Audi sagt, dass mit der Ausweitung des Portfolios und der wachsenden Komplexität der Produkte eine intensive Qualitätsbeobachtung im Feld eine absolute Notwendigkeit sei. Sensibilität für Kundenbedürfnisse und eine schnelle Reaktion darauf sei gerade im Premiumsegment wichtig. Zudem setze der Autobauer auf eine intensive Qualitätsbeobachtung von Beginn der Entwicklung über den Beschaffungs- bis zum Produktionsprozess.

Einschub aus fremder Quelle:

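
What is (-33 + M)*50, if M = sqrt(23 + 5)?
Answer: -1650 + 100*sqrt(7) ≈ -1385.4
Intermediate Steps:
M = 2*sqrt(7) (M = sqrt(28) = 2*sqrt(7) ≈ 5.2915)
(-33 + M)*50 = (-33 + 2*sqrt(7))*50 = -1650 + 100*sqrt(7)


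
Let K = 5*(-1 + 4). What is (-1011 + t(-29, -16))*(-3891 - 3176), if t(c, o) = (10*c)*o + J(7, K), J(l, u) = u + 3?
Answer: -25773349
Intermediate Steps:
K = 15 (K = 5*3 = 15)
J(l, u) = 3 + u
t(c, o) = 18 + 10*c*o (t(c, o) = (10*c)*o + (3 + 15) = 10*c*o + 18 = 18 + 10*c*o)
(-1011 + t(-29, -16))*(-3891 - 3176) = (-1011 + (18 + 10*(-29)*(-16)))*(-3891 - 3176) = (-1011 + (18 + 4640))*(-7067) = (-1011 + 4658)*(-7067) = 3647*(-7067) = -25773349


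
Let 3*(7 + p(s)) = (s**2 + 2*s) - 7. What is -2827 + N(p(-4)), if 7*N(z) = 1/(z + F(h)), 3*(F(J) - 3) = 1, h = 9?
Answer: -197893/70 ≈ -2827.0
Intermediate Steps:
F(J) = 10/3 (F(J) = 3 + (1/3)*1 = 3 + 1/3 = 10/3)
p(s) = -28/3 + s**2/3 + 2*s/3 (p(s) = -7 + ((s**2 + 2*s) - 7)/3 = -7 + (-7 + s**2 + 2*s)/3 = -7 + (-7/3 + s**2/3 + 2*s/3) = -28/3 + s**2/3 + 2*s/3)
N(z) = 1/(7*(10/3 + z)) (N(z) = 1/(7*(z + 10/3)) = 1/(7*(10/3 + z)))
-2827 + N(p(-4)) = -2827 + 3/(7*(10 + 3*(-28/3 + (1/3)*(-4)**2 + (2/3)*(-4)))) = -2827 + 3/(7*(10 + 3*(-28/3 + (1/3)*16 - 8/3))) = -2827 + 3/(7*(10 + 3*(-28/3 + 16/3 - 8/3))) = -2827 + 3/(7*(10 + 3*(-20/3))) = -2827 + 3/(7*(10 - 20)) = -2827 + (3/7)/(-10) = -2827 + (3/7)*(-1/10) = -2827 - 3/70 = -197893/70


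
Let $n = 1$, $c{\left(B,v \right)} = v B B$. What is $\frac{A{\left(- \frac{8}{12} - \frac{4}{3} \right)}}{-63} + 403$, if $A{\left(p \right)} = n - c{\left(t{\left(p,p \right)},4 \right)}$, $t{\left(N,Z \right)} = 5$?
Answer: $\frac{2832}{7} \approx 404.57$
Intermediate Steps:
$c{\left(B,v \right)} = v B^{2}$ ($c{\left(B,v \right)} = B v B = v B^{2}$)
$A{\left(p \right)} = -99$ ($A{\left(p \right)} = 1 - 4 \cdot 5^{2} = 1 - 4 \cdot 25 = 1 - 100 = -99$)
$\frac{A{\left(- \frac{8}{12} - \frac{4}{3} \right)}}{-63} + 403 = - \frac{99}{-63} + 403 = \left(-99\right) \left(- \frac{1}{63}\right) + 403 = \frac{11}{7} + 403 = \frac{2832}{7}$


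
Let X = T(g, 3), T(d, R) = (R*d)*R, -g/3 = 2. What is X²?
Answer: 2916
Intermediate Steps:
g = -6 (g = -3*2 = -6)
T(d, R) = d*R²
X = -54 (X = -6*3² = -6*9 = -54)
X² = (-54)² = 2916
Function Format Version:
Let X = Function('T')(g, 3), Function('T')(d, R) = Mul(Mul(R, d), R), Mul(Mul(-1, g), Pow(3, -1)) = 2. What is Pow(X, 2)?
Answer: 2916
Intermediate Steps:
g = -6 (g = Mul(-3, 2) = -6)
Function('T')(d, R) = Mul(d, Pow(R, 2))
X = -54 (X = Mul(-6, Pow(3, 2)) = Mul(-6, 9) = -54)
Pow(X, 2) = Pow(-54, 2) = 2916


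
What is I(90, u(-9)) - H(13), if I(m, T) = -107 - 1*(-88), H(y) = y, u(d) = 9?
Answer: -32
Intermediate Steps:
I(m, T) = -19 (I(m, T) = -107 + 88 = -19)
I(90, u(-9)) - H(13) = -19 - 1*13 = -19 - 13 = -32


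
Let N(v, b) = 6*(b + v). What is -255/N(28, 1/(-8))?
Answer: -340/223 ≈ -1.5247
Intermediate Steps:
N(v, b) = 6*b + 6*v
-255/N(28, 1/(-8)) = -255/(6/(-8) + 6*28) = -255/(6*(-1/8) + 168) = -255/(-3/4 + 168) = -255/669/4 = -255*4/669 = -340/223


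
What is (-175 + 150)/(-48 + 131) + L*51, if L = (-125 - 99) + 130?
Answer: -397927/83 ≈ -4794.3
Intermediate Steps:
L = -94 (L = -224 + 130 = -94)
(-175 + 150)/(-48 + 131) + L*51 = (-175 + 150)/(-48 + 131) - 94*51 = -25/83 - 4794 = -397927/83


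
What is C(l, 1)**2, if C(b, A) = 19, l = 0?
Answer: 361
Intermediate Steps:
C(l, 1)**2 = 19**2 = 361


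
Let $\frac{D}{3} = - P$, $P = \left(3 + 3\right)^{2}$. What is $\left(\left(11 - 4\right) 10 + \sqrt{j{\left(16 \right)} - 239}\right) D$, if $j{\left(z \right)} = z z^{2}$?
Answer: $-7560 - 108 \sqrt{3857} \approx -14267.0$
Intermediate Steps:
$j{\left(z \right)} = z^{3}$
$P = 36$ ($P = 6^{2} = 36$)
$D = -108$ ($D = 3 \left(\left(-1\right) 36\right) = 3 \left(-36\right) = -108$)
$\left(\left(11 - 4\right) 10 + \sqrt{j{\left(16 \right)} - 239}\right) D = \left(\left(11 - 4\right) 10 + \sqrt{16^{3} - 239}\right) \left(-108\right) = \left(7 \cdot 10 + \sqrt{4096 - 239}\right) \left(-108\right) = \left(70 + \sqrt{3857}\right) \left(-108\right) = -7560 - 108 \sqrt{3857}$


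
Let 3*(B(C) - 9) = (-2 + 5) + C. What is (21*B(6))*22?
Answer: 5544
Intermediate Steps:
B(C) = 10 + C/3 (B(C) = 9 + ((-2 + 5) + C)/3 = 9 + (3 + C)/3 = 9 + (1 + C/3) = 10 + C/3)
(21*B(6))*22 = (21*(10 + (1/3)*6))*22 = (21*(10 + 2))*22 = (21*12)*22 = 252*22 = 5544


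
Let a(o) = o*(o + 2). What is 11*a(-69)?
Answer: 50853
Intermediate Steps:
a(o) = o*(2 + o)
11*a(-69) = 11*(-69*(2 - 69)) = 11*(-69*(-67)) = 11*4623 = 50853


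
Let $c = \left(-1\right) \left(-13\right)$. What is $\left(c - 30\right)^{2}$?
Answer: $289$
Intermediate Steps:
$c = 13$
$\left(c - 30\right)^{2} = \left(13 - 30\right)^{2} = \left(-17\right)^{2} = 289$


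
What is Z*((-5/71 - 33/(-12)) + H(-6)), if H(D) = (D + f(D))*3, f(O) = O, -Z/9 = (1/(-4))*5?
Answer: -425835/1136 ≈ -374.85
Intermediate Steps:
Z = 45/4 (Z = -9*1/(-4)*5 = -9*1*(-1/4)*5 = -(-9)*5/4 = -9*(-5/4) = 45/4 ≈ 11.250)
H(D) = 6*D (H(D) = (D + D)*3 = (2*D)*3 = 6*D)
Z*((-5/71 - 33/(-12)) + H(-6)) = 45*((-5/71 - 33/(-12)) + 6*(-6))/4 = 45*((-5*1/71 - 33*(-1/12)) - 36)/4 = 45*((-5/71 + 11/4) - 36)/4 = 45*(761/284 - 36)/4 = (45/4)*(-9463/284) = -425835/1136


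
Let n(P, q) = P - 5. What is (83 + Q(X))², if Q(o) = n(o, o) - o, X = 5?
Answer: 6084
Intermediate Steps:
n(P, q) = -5 + P
Q(o) = -5 (Q(o) = (-5 + o) - o = -5)
(83 + Q(X))² = (83 - 5)² = 78² = 6084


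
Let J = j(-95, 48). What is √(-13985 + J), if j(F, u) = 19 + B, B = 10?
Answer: 2*I*√3489 ≈ 118.14*I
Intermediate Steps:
j(F, u) = 29 (j(F, u) = 19 + 10 = 29)
J = 29
√(-13985 + J) = √(-13985 + 29) = √(-13956) = 2*I*√3489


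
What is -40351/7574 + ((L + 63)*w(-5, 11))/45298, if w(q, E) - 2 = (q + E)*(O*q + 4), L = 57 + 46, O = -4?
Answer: -822128067/171543526 ≈ -4.7925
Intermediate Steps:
L = 103
w(q, E) = 2 + (4 - 4*q)*(E + q) (w(q, E) = 2 + (q + E)*(-4*q + 4) = 2 + (E + q)*(4 - 4*q) = 2 + (4 - 4*q)*(E + q))
-40351/7574 + ((L + 63)*w(-5, 11))/45298 = -40351/7574 + ((103 + 63)*(2 - 4*(-5)² + 4*11 + 4*(-5) - 4*11*(-5)))/45298 = -40351*1/7574 + (166*(2 - 4*25 + 44 - 20 + 220))*(1/45298) = -40351/7574 + (166*(2 - 100 + 44 - 20 + 220))*(1/45298) = -40351/7574 + (166*146)*(1/45298) = -40351/7574 + 24236*(1/45298) = -40351/7574 + 12118/22649 = -822128067/171543526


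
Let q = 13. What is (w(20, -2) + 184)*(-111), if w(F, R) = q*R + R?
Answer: -17316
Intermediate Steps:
w(F, R) = 14*R (w(F, R) = 13*R + R = 14*R)
(w(20, -2) + 184)*(-111) = (14*(-2) + 184)*(-111) = (-28 + 184)*(-111) = 156*(-111) = -17316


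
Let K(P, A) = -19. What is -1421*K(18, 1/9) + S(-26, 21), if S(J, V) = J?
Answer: 26973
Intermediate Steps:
-1421*K(18, 1/9) + S(-26, 21) = -1421*(-19) - 26 = 26999 - 26 = 26973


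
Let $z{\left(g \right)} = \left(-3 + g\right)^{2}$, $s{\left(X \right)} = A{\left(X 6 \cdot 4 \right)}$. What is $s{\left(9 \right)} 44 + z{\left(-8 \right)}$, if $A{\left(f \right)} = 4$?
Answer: $297$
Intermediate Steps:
$s{\left(X \right)} = 4$
$s{\left(9 \right)} 44 + z{\left(-8 \right)} = 4 \cdot 44 + \left(-3 - 8\right)^{2} = 176 + \left(-11\right)^{2} = 176 + 121 = 297$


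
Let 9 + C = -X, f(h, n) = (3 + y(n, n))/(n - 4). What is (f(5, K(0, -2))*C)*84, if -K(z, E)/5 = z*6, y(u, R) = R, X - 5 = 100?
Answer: 7182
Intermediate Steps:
X = 105 (X = 5 + 100 = 105)
K(z, E) = -30*z (K(z, E) = -5*z*6 = -30*z)
f(h, n) = (3 + n)/(-4 + n) (f(h, n) = (3 + n)/(n - 4) = (3 + n)/(-4 + n))
C = -114 (C = -9 - 1*105 = -9 - 105 = -114)
(f(5, K(0, -2))*C)*84 = (((3 - 30*0)/(-4 - 30*0))*(-114))*84 = (((3 + 0)/(-4 + 0))*(-114))*84 = ((3/(-4))*(-114))*84 = (-¼*3*(-114))*84 = -¾*(-114)*84 = (171/2)*84 = 7182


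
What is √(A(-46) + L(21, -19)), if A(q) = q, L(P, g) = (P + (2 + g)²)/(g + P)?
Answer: √109 ≈ 10.440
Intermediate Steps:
L(P, g) = (P + (2 + g)²)/(P + g)
√(A(-46) + L(21, -19)) = √(-46 + (21 + (2 - 19)²)/(21 - 19)) = √(-46 + (21 + (-17)²)/2) = √(-46 + (21 + 289)/2) = √(-46 + (½)*310) = √(-46 + 155) = √109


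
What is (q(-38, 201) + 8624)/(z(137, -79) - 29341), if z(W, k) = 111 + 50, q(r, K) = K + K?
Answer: -4513/14590 ≈ -0.30932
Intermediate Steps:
q(r, K) = 2*K
z(W, k) = 161
(q(-38, 201) + 8624)/(z(137, -79) - 29341) = (2*201 + 8624)/(161 - 29341) = (402 + 8624)/(-29180) = 9026*(-1/29180) = -4513/14590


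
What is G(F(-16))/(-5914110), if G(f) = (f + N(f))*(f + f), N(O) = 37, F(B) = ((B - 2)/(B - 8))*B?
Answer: 20/197137 ≈ 0.00010145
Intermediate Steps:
F(B) = B*(-2 + B)/(-8 + B) (F(B) = ((-2 + B)/(-8 + B))*B = B*(-2 + B)/(-8 + B))
G(f) = 2*f*(37 + f) (G(f) = (f + 37)*(f + f) = (37 + f)*(2*f) = 2*f*(37 + f))
G(F(-16))/(-5914110) = (2*(-16*(-2 - 16)/(-8 - 16))*(37 - 16*(-2 - 16)/(-8 - 16)))/(-5914110) = (2*(-16*(-18)/(-24))*(37 - 16*(-18)/(-24)))*(-1/5914110) = (2*(-16*(-1/24)*(-18))*(37 - 16*(-1/24)*(-18)))*(-1/5914110) = (2*(-12)*(37 - 12))*(-1/5914110) = (2*(-12)*25)*(-1/5914110) = -600*(-1/5914110) = 20/197137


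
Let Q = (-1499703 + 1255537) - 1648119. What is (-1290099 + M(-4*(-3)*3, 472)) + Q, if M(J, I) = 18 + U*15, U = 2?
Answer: -3182336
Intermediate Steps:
M(J, I) = 48 (M(J, I) = 18 + 2*15 = 18 + 30 = 48)
Q = -1892285 (Q = -244166 - 1648119 = -1892285)
(-1290099 + M(-4*(-3)*3, 472)) + Q = (-1290099 + 48) - 1892285 = -1290051 - 1892285 = -3182336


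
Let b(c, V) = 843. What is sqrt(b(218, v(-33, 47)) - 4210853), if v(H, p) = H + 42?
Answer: I*sqrt(4210010) ≈ 2051.8*I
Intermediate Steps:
v(H, p) = 42 + H
sqrt(b(218, v(-33, 47)) - 4210853) = sqrt(843 - 4210853) = sqrt(-4210010) = I*sqrt(4210010)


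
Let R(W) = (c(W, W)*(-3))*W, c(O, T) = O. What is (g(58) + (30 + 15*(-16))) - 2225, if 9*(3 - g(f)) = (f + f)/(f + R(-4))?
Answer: -109498/45 ≈ -2433.3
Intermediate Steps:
R(W) = -3*W² (R(W) = (W*(-3))*W = (-3*W)*W = -3*W²)
g(f) = 3 - 2*f/(9*(-48 + f)) (g(f) = 3 - (f + f)/(9*(f - 3*(-4)²)) = 3 - 2*f/(9*(f - 3*16)) = 3 - 2*f/(9*(f - 48)) = 3 - 2*f/(9*(-48 + f)))
(g(58) + (30 + 15*(-16))) - 2225 = ((-1296 + 25*58)/(9*(-48 + 58)) + (30 + 15*(-16))) - 2225 = ((⅑)*(-1296 + 1450)/10 + (30 - 240)) - 2225 = ((⅑)*(⅒)*154 - 210) - 2225 = (77/45 - 210) - 2225 = -9373/45 - 2225 = -109498/45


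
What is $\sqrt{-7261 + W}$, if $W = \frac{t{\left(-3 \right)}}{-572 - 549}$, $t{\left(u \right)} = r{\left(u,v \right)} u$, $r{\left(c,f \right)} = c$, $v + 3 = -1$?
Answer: $\frac{i \sqrt{9124480390}}{1121} \approx 85.212 i$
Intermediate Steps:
$v = -4$ ($v = -3 - 1 = -4$)
$t{\left(u \right)} = u^{2}$ ($t{\left(u \right)} = u u = u^{2}$)
$W = - \frac{9}{1121}$ ($W = \frac{\left(-3\right)^{2}}{-572 - 549} = \frac{9}{-1121} = 9 \left(- \frac{1}{1121}\right) = - \frac{9}{1121} \approx -0.0080286$)
$\sqrt{-7261 + W} = \sqrt{-7261 - \frac{9}{1121}} = \sqrt{- \frac{8139590}{1121}} = \frac{i \sqrt{9124480390}}{1121}$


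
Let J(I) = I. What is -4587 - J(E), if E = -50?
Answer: -4537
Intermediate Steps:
-4587 - J(E) = -4587 - 1*(-50) = -4587 + 50 = -4537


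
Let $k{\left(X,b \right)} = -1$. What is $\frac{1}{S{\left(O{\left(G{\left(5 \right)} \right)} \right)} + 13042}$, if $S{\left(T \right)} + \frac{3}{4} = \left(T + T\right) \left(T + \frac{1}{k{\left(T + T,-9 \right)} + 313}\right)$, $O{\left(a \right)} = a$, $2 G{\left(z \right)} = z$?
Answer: $\frac{312}{4072775} \approx 7.6606 \cdot 10^{-5}$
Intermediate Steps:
$G{\left(z \right)} = \frac{z}{2}$
$S{\left(T \right)} = - \frac{3}{4} + 2 T \left(\frac{1}{312} + T\right)$ ($S{\left(T \right)} = - \frac{3}{4} + \left(T + T\right) \left(T + \frac{1}{-1 + 313}\right) = - \frac{3}{4} + 2 T \left(T + \frac{1}{312}\right) = - \frac{3}{4} + 2 T \left(\frac{1}{312} + T\right)$)
$\frac{1}{S{\left(O{\left(G{\left(5 \right)} \right)} \right)} + 13042} = \frac{1}{\left(- \frac{3}{4} + 2 \left(\frac{1}{2} \cdot 5\right)^{2} + \frac{\frac{1}{2} \cdot 5}{156}\right) + 13042} = \frac{1}{\left(- \frac{3}{4} + 2 \left(\frac{5}{2}\right)^{2} + \frac{1}{156} \cdot \frac{5}{2}\right) + 13042} = \frac{1}{\left(- \frac{3}{4} + 2 \cdot \frac{25}{4} + \frac{5}{312}\right) + 13042} = \frac{1}{\left(- \frac{3}{4} + \frac{25}{2} + \frac{5}{312}\right) + 13042} = \frac{1}{\frac{3671}{312} + 13042} = \frac{1}{\frac{4072775}{312}} = \frac{312}{4072775}$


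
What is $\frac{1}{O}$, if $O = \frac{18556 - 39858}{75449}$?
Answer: $- \frac{75449}{21302} \approx -3.5419$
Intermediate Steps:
$O = - \frac{21302}{75449}$ ($O = \left(-21302\right) \frac{1}{75449} = - \frac{21302}{75449} \approx -0.28234$)
$\frac{1}{O} = \frac{1}{- \frac{21302}{75449}} = - \frac{75449}{21302}$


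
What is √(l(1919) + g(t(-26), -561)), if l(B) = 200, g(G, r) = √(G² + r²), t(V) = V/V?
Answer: √(200 + √314722) ≈ 27.586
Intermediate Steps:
t(V) = 1
√(l(1919) + g(t(-26), -561)) = √(200 + √(1² + (-561)²)) = √(200 + √(1 + 314721)) = √(200 + √314722)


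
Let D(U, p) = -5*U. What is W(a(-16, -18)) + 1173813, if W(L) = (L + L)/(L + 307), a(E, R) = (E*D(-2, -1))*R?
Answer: 3740947791/3187 ≈ 1.1738e+6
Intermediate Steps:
a(E, R) = 10*E*R (a(E, R) = (E*(-5*(-2)))*R = (E*10)*R = (10*E)*R = 10*E*R)
W(L) = 2*L/(307 + L) (W(L) = (2*L)/(307 + L) = 2*L/(307 + L))
W(a(-16, -18)) + 1173813 = 2*(10*(-16)*(-18))/(307 + 10*(-16)*(-18)) + 1173813 = 2*2880/(307 + 2880) + 1173813 = 2*2880/3187 + 1173813 = 2*2880*(1/3187) + 1173813 = 5760/3187 + 1173813 = 3740947791/3187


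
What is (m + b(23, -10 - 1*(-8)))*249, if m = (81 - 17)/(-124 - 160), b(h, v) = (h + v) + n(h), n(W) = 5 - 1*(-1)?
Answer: 473349/71 ≈ 6666.9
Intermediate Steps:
n(W) = 6 (n(W) = 5 + 1 = 6)
b(h, v) = 6 + h + v (b(h, v) = (h + v) + 6 = 6 + h + v)
m = -16/71 (m = 64/(-284) = 64*(-1/284) = -16/71 ≈ -0.22535)
(m + b(23, -10 - 1*(-8)))*249 = (-16/71 + (6 + 23 + (-10 - 1*(-8))))*249 = (-16/71 + (6 + 23 + (-10 + 8)))*249 = (-16/71 + (6 + 23 - 2))*249 = (-16/71 + 27)*249 = (1901/71)*249 = 473349/71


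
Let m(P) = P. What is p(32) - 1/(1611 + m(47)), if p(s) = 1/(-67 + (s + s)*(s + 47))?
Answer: -3331/8271762 ≈ -0.00040270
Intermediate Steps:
p(s) = 1/(-67 + 2*s*(47 + s)) (p(s) = 1/(-67 + (2*s)*(47 + s)) = 1/(-67 + 2*s*(47 + s)))
p(32) - 1/(1611 + m(47)) = 1/(-67 + 2*32² + 94*32) - 1/(1611 + 47) = 1/(-67 + 2*1024 + 3008) - 1/1658 = 1/(-67 + 2048 + 3008) - 1*1/1658 = 1/4989 - 1/1658 = -3331/8271762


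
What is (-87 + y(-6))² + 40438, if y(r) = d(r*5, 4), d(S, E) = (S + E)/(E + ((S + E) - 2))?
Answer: 6886033/144 ≈ 47820.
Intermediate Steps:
d(S, E) = (E + S)/(-2 + S + 2*E) (d(S, E) = (E + S)/(E + ((E + S) - 2)) = (E + S)/(E + (-2 + E + S)) = (E + S)/(-2 + S + 2*E))
y(r) = (4 + 5*r)/(6 + 5*r) (y(r) = (4 + r*5)/(-2 + r*5 + 2*4) = (4 + 5*r)/(-2 + 5*r + 8) = (4 + 5*r)/(6 + 5*r))
(-87 + y(-6))² + 40438 = (-87 + (4 + 5*(-6))/(6 + 5*(-6)))² + 40438 = (-87 + (4 - 30)/(6 - 30))² + 40438 = (-87 - 26/(-24))² + 40438 = (-87 - 1/24*(-26))² + 40438 = (-87 + 13/12)² + 40438 = (-1031/12)² + 40438 = 1062961/144 + 40438 = 6886033/144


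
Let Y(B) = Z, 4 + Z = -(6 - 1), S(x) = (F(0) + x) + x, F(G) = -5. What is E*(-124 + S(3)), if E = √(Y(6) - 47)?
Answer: -246*I*√14 ≈ -920.45*I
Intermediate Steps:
S(x) = -5 + 2*x (S(x) = (-5 + x) + x = -5 + 2*x)
Z = -9 (Z = -4 - (6 - 1) = -4 - 1*5 = -4 - 5 = -9)
Y(B) = -9
E = 2*I*√14 (E = √(-9 - 47) = √(-56) = 2*I*√14 ≈ 7.4833*I)
E*(-124 + S(3)) = (2*I*√14)*(-124 + (-5 + 2*3)) = (2*I*√14)*(-124 + (-5 + 6)) = (2*I*√14)*(-124 + 1) = (2*I*√14)*(-123) = -246*I*√14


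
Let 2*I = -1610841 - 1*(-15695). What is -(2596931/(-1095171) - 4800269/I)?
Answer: -455124764648/124782688569 ≈ -3.6473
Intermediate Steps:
I = -797573 (I = (-1610841 - 1*(-15695))/2 = (-1610841 + 15695)/2 = (½)*(-1595146) = -797573)
-(2596931/(-1095171) - 4800269/I) = -(2596931/(-1095171) - 4800269/(-797573)) = -(2596931*(-1/1095171) - 4800269*(-1/797573)) = -(-2596931/1095171 + 4800269/797573) = -1*455124764648/124782688569 = -455124764648/124782688569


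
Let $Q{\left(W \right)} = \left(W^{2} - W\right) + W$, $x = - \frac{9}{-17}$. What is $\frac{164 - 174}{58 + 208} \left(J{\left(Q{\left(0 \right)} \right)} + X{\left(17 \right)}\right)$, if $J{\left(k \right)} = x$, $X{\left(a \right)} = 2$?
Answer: $- \frac{215}{2261} \approx -0.095091$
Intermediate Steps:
$x = \frac{9}{17}$ ($x = \left(-9\right) \left(- \frac{1}{17}\right) = \frac{9}{17} \approx 0.52941$)
$Q{\left(W \right)} = W^{2}$
$J{\left(k \right)} = \frac{9}{17}$
$\frac{164 - 174}{58 + 208} \left(J{\left(Q{\left(0 \right)} \right)} + X{\left(17 \right)}\right) = \frac{164 - 174}{58 + 208} \left(\frac{9}{17} + 2\right) = - \frac{10}{266} \cdot \frac{43}{17} = \left(-10\right) \frac{1}{266} \cdot \frac{43}{17} = \left(- \frac{5}{133}\right) \frac{43}{17} = - \frac{215}{2261}$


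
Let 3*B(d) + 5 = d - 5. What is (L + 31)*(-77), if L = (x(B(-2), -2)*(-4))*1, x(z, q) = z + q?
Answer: -4235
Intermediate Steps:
B(d) = -10/3 + d/3 (B(d) = -5/3 + (d - 5)/3 = -5/3 + (-5 + d)/3 = -5/3 + (-5/3 + d/3) = -10/3 + d/3)
x(z, q) = q + z
L = 24 (L = ((-2 + (-10/3 + (⅓)*(-2)))*(-4))*1 = ((-2 + (-10/3 - ⅔))*(-4))*1 = ((-2 - 4)*(-4))*1 = -6*(-4)*1 = 24*1 = 24)
(L + 31)*(-77) = (24 + 31)*(-77) = 55*(-77) = -4235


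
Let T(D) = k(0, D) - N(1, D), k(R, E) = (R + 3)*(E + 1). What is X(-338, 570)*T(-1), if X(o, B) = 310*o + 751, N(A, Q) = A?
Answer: 104029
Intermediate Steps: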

BMW: Ein dauerhaftes Qualitäts-Monitoring diene als Grundlage für Qualitätsmaßnahmen, zu denen auch freiwillige Rückrufe zählen. Die Anzahl der Rückrufaktionen lag bei BMW in den vergangenen Jahren trotz eines stetig wachsenden Absatzvolumens und zusätzlicher Fahrzeugvarianten in etwa auf demselben Niveau. Aufgrund von Volumensteigerungen und kommunalen Bauteilkonzepten könne es im Einzelfall allerdings zu höheren von einem Rückruf betroffenen Fahrzeugmengen kommen. Das Ziel BMW’s sei es, in seinen Fahrzeugsegmenten die Qualitätsführerschaft auch dort, wo sie die Münchner bislang noch nicht erreicht haben, zu übernehmen. Der ständige Fortschritt bei Qualitäts- beziehungsweise Prüfverfahren lasse potenzielle Qualitätsprobleme bereits in der Entwicklungsphase frühzeitig erkennen und abstellen. Qualität sei zudem bei BMW im Zielsystem für jede Modellreihe an oberster Stelle verankert.

Ford erklärt, dass die Entwicklung der Fahrzeuge zunehmend unter dem Gesichtspunkt der Produktsicherheit betrieben werde. Das sehe man unter anderem an der sehr geringen Anzahl von Unfällen im Straßenverkehr aufgrund von Produktversagen oder technischen Defekten. Rückrufe sind aus Sicht des Kölner Herstellers nichts Negatives oder Verwerfliches, sondern vielmehr Ausdruck eines hohen Verantwortungsbewusstseins gegenüber den Kunden. Dies spiegelt sich unter anderem darin wider, dass die Mehrzahl der Rückrufe, soweit sie Ford-Fahrzeuge betreffen, nicht von den Behörden angestoßen werden, sondern von Ford selbst – und zwar in der Regel als Folge interner Qualitätskontrollen in den Produktionswerken. Das heißt, Ford behandele das Thema Rückrufe pro-aktiv.

Škoda: Aufgrund der enormen Komplexität moderner Fahrzeuge und der Anforderungen hinsichtlich Sicherheit und Komfort, lasse es sich trotz größter Anstrengungen bei der Entwicklung, in der Fertigung und in der Qualitätssicherung leider nicht ganz vermeiden, dass es gelegentlich zu Beanstandungen komme. Das Ziel der VW-Tochter sei es, die Zahl der Rückrufe kontinuierlich zu reduzieren. In Zukunft könne der tschechische Autobauer mithilfe der Konnektivität einige Software-Updates durchführen, ohne dass der Kunde dafür extra in die Werkstatt fahren muss.